Cary L. Neiman earned a degree in Engineering and Applied Sciences from Yale University prior to a career in real estate development and investment. Cary served as president of Hawthorn Realty Group and founder and chairman of Huron Partners and Coastal Hotel Group.

Cary’s extensive experience in non-profit work has spanned over forty years. He served on the Yale University Development Board, the Yale Alumni Schools Committee, the Choate Rosemary Hall Board of Trustees, and The International School of Monterey Board of Trustees. Cary has been a member of the board of directors for the Neighborhood Housing Services of Silicon Valley since 2011 and served on the International Board of Advisors for the The James Martin Center for Nonproliferation Studies at the Monterey Institute of International Studies since 2008. Since 2013, he has been a member on the International Board of Advisors for the Vienna Center for Disarmament and Nonproliferation.

Matthew Rojansky

Matthew Rojansky

Matthew Rojansky is an expert on U.S. relations with the states of the former Soviet Union, especially Russia, Ukraine, Belarus and Moldova. He has advised governments, intergovernmental organizations, and major private actors on conflict resolution and efforts to enhance shared security throughout the Euro-Atlantic and Eurasian region.

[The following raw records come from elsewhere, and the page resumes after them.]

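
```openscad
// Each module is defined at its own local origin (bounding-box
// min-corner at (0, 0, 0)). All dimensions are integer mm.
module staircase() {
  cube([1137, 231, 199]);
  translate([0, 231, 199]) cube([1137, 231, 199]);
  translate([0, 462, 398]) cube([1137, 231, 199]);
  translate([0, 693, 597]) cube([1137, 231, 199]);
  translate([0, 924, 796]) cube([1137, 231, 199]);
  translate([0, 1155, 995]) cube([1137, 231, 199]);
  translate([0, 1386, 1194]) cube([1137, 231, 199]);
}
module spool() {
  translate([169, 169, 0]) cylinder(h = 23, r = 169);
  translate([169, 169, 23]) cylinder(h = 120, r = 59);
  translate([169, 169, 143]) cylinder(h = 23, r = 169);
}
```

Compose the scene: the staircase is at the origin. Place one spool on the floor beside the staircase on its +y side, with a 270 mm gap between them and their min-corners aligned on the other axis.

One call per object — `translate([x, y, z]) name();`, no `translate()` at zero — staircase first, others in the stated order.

staircase();
translate([0, 1887, 0]) spool();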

From 2010 to 2013, he was deputy director of the Russia and Eurasia Program at the Carnegie Endowment for International Peace. There, he founded Carnegie’s Ukraine Program, led a multi-year project to support U.S.-Russia health cooperation, and created a track-two task force to promote resolution of the Moldova-Transnistria conflict. From 2007 to 2010, Rojansky served as executive director of the Partnership for a Secure America (PSA). Founded by former congressman Lee Hamilton (D-IN) and former senator Warren Rudman (R-NH) with a group of two dozen former senior leaders from both political parties, PSA seeks to rebuild bipartisan dialogue and productive debate on U.S. national security and foreign policy challenges.

While at PSA, Rojansky orchestrated high-level bipartisan initiatives aimed at repairing the U.S.-Russian relationship, strengthening the U.S. commitment to nuclear arms control and nonproliferation, and leveraging global science engagement for diplomacy.

Rojansky is an adjunct professor at Johns Hopkins SAIS, and serves as U.S. executive secretary for the Dartmouth Conference, a track-two U.S.-Russian conflict resolution initiative begun in 1960. He has lectured at colleges and universities throughout the United States, Russia and Europe.

He is frequently interviewed on TV and radio, and his writing has appeared in the International Herald Tribune, the Washington Post, and Foreign Policy.